As the mother shared their story, she broke down into tears. She was hopeless.
Their plight is typical of families living in poverty. The stress of poverty, which negatively impacts health in a multitude of ways, compounds all the other strains of life and weighs even on the youngest of hearts, according to new research from Cornell University.
Impoverished children, the study found, had higher rates of antisocial conduct such as aggression and bullying as well as feelings of helplessness than middle-class children. Vulnerable children also are more likely to have chronic physiological stress and short-term spatial memory issues.
“What this means is, if you’re born poor, you’re on a trajectory to have more of these kinds of psychological problems,” said Gary Evans, author of the study and professor of environmental and developmental psychology at Cornell.
“With poverty, you’re exposed to lots of stress.
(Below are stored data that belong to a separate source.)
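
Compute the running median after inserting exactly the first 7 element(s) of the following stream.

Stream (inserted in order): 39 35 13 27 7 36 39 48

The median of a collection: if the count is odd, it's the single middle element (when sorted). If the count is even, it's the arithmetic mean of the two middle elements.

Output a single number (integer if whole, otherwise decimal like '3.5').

Answer: 35

Derivation:
Step 1: insert 39 -> lo=[39] (size 1, max 39) hi=[] (size 0) -> median=39
Step 2: insert 35 -> lo=[35] (size 1, max 35) hi=[39] (size 1, min 39) -> median=37
Step 3: insert 13 -> lo=[13, 35] (size 2, max 35) hi=[39] (size 1, min 39) -> median=35
Step 4: insert 27 -> lo=[13, 27] (size 2, max 27) hi=[35, 39] (size 2, min 35) -> median=31
Step 5: insert 7 -> lo=[7, 13, 27] (size 3, max 27) hi=[35, 39] (size 2, min 35) -> median=27
Step 6: insert 36 -> lo=[7, 13, 27] (size 3, max 27) hi=[35, 36, 39] (size 3, min 35) -> median=31
Step 7: insert 39 -> lo=[7, 13, 27, 35] (size 4, max 35) hi=[36, 39, 39] (size 3, min 36) -> median=35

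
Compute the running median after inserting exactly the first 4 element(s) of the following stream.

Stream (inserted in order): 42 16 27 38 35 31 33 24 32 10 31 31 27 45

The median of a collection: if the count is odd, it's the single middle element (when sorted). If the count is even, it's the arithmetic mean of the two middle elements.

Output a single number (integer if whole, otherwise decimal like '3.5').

Answer: 32.5

Derivation:
Step 1: insert 42 -> lo=[42] (size 1, max 42) hi=[] (size 0) -> median=42
Step 2: insert 16 -> lo=[16] (size 1, max 16) hi=[42] (size 1, min 42) -> median=29
Step 3: insert 27 -> lo=[16, 27] (size 2, max 27) hi=[42] (size 1, min 42) -> median=27
Step 4: insert 38 -> lo=[16, 27] (size 2, max 27) hi=[38, 42] (size 2, min 38) -> median=32.5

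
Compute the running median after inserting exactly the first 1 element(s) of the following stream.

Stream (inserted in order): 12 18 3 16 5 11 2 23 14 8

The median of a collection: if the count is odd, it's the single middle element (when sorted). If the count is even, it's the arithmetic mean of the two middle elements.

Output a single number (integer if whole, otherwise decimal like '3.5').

Step 1: insert 12 -> lo=[12] (size 1, max 12) hi=[] (size 0) -> median=12

Answer: 12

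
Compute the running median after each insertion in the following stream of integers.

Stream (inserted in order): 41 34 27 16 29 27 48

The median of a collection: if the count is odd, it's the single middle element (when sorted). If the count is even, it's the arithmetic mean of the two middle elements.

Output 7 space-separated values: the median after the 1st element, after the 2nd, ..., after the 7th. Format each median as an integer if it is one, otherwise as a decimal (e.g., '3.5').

Step 1: insert 41 -> lo=[41] (size 1, max 41) hi=[] (size 0) -> median=41
Step 2: insert 34 -> lo=[34] (size 1, max 34) hi=[41] (size 1, min 41) -> median=37.5
Step 3: insert 27 -> lo=[27, 34] (size 2, max 34) hi=[41] (size 1, min 41) -> median=34
Step 4: insert 16 -> lo=[16, 27] (size 2, max 27) hi=[34, 41] (size 2, min 34) -> median=30.5
Step 5: insert 29 -> lo=[16, 27, 29] (size 3, max 29) hi=[34, 41] (size 2, min 34) -> median=29
Step 6: insert 27 -> lo=[16, 27, 27] (size 3, max 27) hi=[29, 34, 41] (size 3, min 29) -> median=28
Step 7: insert 48 -> lo=[16, 27, 27, 29] (size 4, max 29) hi=[34, 41, 48] (size 3, min 34) -> median=29

Answer: 41 37.5 34 30.5 29 28 29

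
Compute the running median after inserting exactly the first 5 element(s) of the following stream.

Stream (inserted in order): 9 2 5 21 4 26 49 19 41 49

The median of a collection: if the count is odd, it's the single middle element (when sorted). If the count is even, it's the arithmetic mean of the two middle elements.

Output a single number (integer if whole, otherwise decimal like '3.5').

Step 1: insert 9 -> lo=[9] (size 1, max 9) hi=[] (size 0) -> median=9
Step 2: insert 2 -> lo=[2] (size 1, max 2) hi=[9] (size 1, min 9) -> median=5.5
Step 3: insert 5 -> lo=[2, 5] (size 2, max 5) hi=[9] (size 1, min 9) -> median=5
Step 4: insert 21 -> lo=[2, 5] (size 2, max 5) hi=[9, 21] (size 2, min 9) -> median=7
Step 5: insert 4 -> lo=[2, 4, 5] (size 3, max 5) hi=[9, 21] (size 2, min 9) -> median=5

Answer: 5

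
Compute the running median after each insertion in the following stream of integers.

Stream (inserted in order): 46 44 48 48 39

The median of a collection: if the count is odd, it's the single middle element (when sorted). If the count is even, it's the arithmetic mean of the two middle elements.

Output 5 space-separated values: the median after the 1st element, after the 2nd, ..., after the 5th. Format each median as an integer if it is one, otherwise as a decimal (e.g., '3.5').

Step 1: insert 46 -> lo=[46] (size 1, max 46) hi=[] (size 0) -> median=46
Step 2: insert 44 -> lo=[44] (size 1, max 44) hi=[46] (size 1, min 46) -> median=45
Step 3: insert 48 -> lo=[44, 46] (size 2, max 46) hi=[48] (size 1, min 48) -> median=46
Step 4: insert 48 -> lo=[44, 46] (size 2, max 46) hi=[48, 48] (size 2, min 48) -> median=47
Step 5: insert 39 -> lo=[39, 44, 46] (size 3, max 46) hi=[48, 48] (size 2, min 48) -> median=46

Answer: 46 45 46 47 46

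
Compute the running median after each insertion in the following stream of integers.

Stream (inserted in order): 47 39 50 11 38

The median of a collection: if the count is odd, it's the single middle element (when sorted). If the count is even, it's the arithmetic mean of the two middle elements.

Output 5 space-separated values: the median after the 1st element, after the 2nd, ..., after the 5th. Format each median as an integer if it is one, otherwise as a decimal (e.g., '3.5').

Step 1: insert 47 -> lo=[47] (size 1, max 47) hi=[] (size 0) -> median=47
Step 2: insert 39 -> lo=[39] (size 1, max 39) hi=[47] (size 1, min 47) -> median=43
Step 3: insert 50 -> lo=[39, 47] (size 2, max 47) hi=[50] (size 1, min 50) -> median=47
Step 4: insert 11 -> lo=[11, 39] (size 2, max 39) hi=[47, 50] (size 2, min 47) -> median=43
Step 5: insert 38 -> lo=[11, 38, 39] (size 3, max 39) hi=[47, 50] (size 2, min 47) -> median=39

Answer: 47 43 47 43 39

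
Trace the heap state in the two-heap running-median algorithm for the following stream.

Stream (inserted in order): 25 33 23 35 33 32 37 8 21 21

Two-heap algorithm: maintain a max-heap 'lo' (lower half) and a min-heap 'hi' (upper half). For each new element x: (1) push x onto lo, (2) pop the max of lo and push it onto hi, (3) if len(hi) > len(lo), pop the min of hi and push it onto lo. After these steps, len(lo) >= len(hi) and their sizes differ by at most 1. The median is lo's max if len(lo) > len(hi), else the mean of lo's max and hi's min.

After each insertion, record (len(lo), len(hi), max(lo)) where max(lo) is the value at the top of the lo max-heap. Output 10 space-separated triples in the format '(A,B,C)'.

Answer: (1,0,25) (1,1,25) (2,1,25) (2,2,25) (3,2,33) (3,3,32) (4,3,33) (4,4,32) (5,4,32) (5,5,25)

Derivation:
Step 1: insert 25 -> lo=[25] hi=[] -> (len(lo)=1, len(hi)=0, max(lo)=25)
Step 2: insert 33 -> lo=[25] hi=[33] -> (len(lo)=1, len(hi)=1, max(lo)=25)
Step 3: insert 23 -> lo=[23, 25] hi=[33] -> (len(lo)=2, len(hi)=1, max(lo)=25)
Step 4: insert 35 -> lo=[23, 25] hi=[33, 35] -> (len(lo)=2, len(hi)=2, max(lo)=25)
Step 5: insert 33 -> lo=[23, 25, 33] hi=[33, 35] -> (len(lo)=3, len(hi)=2, max(lo)=33)
Step 6: insert 32 -> lo=[23, 25, 32] hi=[33, 33, 35] -> (len(lo)=3, len(hi)=3, max(lo)=32)
Step 7: insert 37 -> lo=[23, 25, 32, 33] hi=[33, 35, 37] -> (len(lo)=4, len(hi)=3, max(lo)=33)
Step 8: insert 8 -> lo=[8, 23, 25, 32] hi=[33, 33, 35, 37] -> (len(lo)=4, len(hi)=4, max(lo)=32)
Step 9: insert 21 -> lo=[8, 21, 23, 25, 32] hi=[33, 33, 35, 37] -> (len(lo)=5, len(hi)=4, max(lo)=32)
Step 10: insert 21 -> lo=[8, 21, 21, 23, 25] hi=[32, 33, 33, 35, 37] -> (len(lo)=5, len(hi)=5, max(lo)=25)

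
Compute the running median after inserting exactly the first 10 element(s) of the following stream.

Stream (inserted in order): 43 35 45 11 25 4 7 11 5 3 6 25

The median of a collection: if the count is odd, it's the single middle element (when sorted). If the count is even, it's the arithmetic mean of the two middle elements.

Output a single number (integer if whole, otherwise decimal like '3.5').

Step 1: insert 43 -> lo=[43] (size 1, max 43) hi=[] (size 0) -> median=43
Step 2: insert 35 -> lo=[35] (size 1, max 35) hi=[43] (size 1, min 43) -> median=39
Step 3: insert 45 -> lo=[35, 43] (size 2, max 43) hi=[45] (size 1, min 45) -> median=43
Step 4: insert 11 -> lo=[11, 35] (size 2, max 35) hi=[43, 45] (size 2, min 43) -> median=39
Step 5: insert 25 -> lo=[11, 25, 35] (size 3, max 35) hi=[43, 45] (size 2, min 43) -> median=35
Step 6: insert 4 -> lo=[4, 11, 25] (size 3, max 25) hi=[35, 43, 45] (size 3, min 35) -> median=30
Step 7: insert 7 -> lo=[4, 7, 11, 25] (size 4, max 25) hi=[35, 43, 45] (size 3, min 35) -> median=25
Step 8: insert 11 -> lo=[4, 7, 11, 11] (size 4, max 11) hi=[25, 35, 43, 45] (size 4, min 25) -> median=18
Step 9: insert 5 -> lo=[4, 5, 7, 11, 11] (size 5, max 11) hi=[25, 35, 43, 45] (size 4, min 25) -> median=11
Step 10: insert 3 -> lo=[3, 4, 5, 7, 11] (size 5, max 11) hi=[11, 25, 35, 43, 45] (size 5, min 11) -> median=11

Answer: 11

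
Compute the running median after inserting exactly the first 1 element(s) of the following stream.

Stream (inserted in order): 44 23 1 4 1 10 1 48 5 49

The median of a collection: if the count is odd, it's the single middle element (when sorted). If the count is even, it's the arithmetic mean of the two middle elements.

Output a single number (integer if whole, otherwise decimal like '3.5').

Answer: 44

Derivation:
Step 1: insert 44 -> lo=[44] (size 1, max 44) hi=[] (size 0) -> median=44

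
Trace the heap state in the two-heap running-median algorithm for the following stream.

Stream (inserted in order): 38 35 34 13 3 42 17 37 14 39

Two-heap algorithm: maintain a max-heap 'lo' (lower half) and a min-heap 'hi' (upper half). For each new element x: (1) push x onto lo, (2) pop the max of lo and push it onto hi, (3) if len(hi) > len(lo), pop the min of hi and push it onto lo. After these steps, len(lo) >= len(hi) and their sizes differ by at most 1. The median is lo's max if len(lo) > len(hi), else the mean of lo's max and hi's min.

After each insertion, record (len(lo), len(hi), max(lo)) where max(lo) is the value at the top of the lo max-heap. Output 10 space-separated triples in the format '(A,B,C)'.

Step 1: insert 38 -> lo=[38] hi=[] -> (len(lo)=1, len(hi)=0, max(lo)=38)
Step 2: insert 35 -> lo=[35] hi=[38] -> (len(lo)=1, len(hi)=1, max(lo)=35)
Step 3: insert 34 -> lo=[34, 35] hi=[38] -> (len(lo)=2, len(hi)=1, max(lo)=35)
Step 4: insert 13 -> lo=[13, 34] hi=[35, 38] -> (len(lo)=2, len(hi)=2, max(lo)=34)
Step 5: insert 3 -> lo=[3, 13, 34] hi=[35, 38] -> (len(lo)=3, len(hi)=2, max(lo)=34)
Step 6: insert 42 -> lo=[3, 13, 34] hi=[35, 38, 42] -> (len(lo)=3, len(hi)=3, max(lo)=34)
Step 7: insert 17 -> lo=[3, 13, 17, 34] hi=[35, 38, 42] -> (len(lo)=4, len(hi)=3, max(lo)=34)
Step 8: insert 37 -> lo=[3, 13, 17, 34] hi=[35, 37, 38, 42] -> (len(lo)=4, len(hi)=4, max(lo)=34)
Step 9: insert 14 -> lo=[3, 13, 14, 17, 34] hi=[35, 37, 38, 42] -> (len(lo)=5, len(hi)=4, max(lo)=34)
Step 10: insert 39 -> lo=[3, 13, 14, 17, 34] hi=[35, 37, 38, 39, 42] -> (len(lo)=5, len(hi)=5, max(lo)=34)

Answer: (1,0,38) (1,1,35) (2,1,35) (2,2,34) (3,2,34) (3,3,34) (4,3,34) (4,4,34) (5,4,34) (5,5,34)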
Everybody has stress, but low-income families, low-income children, have a lot more of it. And the parents are also under a lot of stress. So for kids, there is a cumulative risk exposure.”
Gary noted two implications of the study: Early intervention is key in the likelihood of reducing stress. Also, increasing a family’s income is the most efficient way to reduce a child’s exposure to poverty and reduce the risk of psychological problems.
Gary’s conclusions underscore the importance of the holistic ministry of Buckner Family Hope Centers. In order to escape the wrath of poverty, families must be empowered with job skills, practical life skills and encouragement. But they also need help with immediate needs – physical, emotional and spiritual.
In the case of the family I met, these needs were met through the parents taking classes to cope with life issues, become better parents and gain job skills. Their children also have gotten involved in classes to become better students, communicators and managers of their emotions. Two teams from Woman’s Missionary Union of Texas built them a new home, alleviating one of the primary stresses in the family’s life.
In one of the best days I’ve had in my three years at Buckner, I was able to revisit with the family a month later. It was like visiting with an entirely different group of people. Smiles and laughter filled the home. Parents and children alike showed off their rooms. They played in front of the home and inside it after the sun went down.
The weight had been lifted. They were soaring.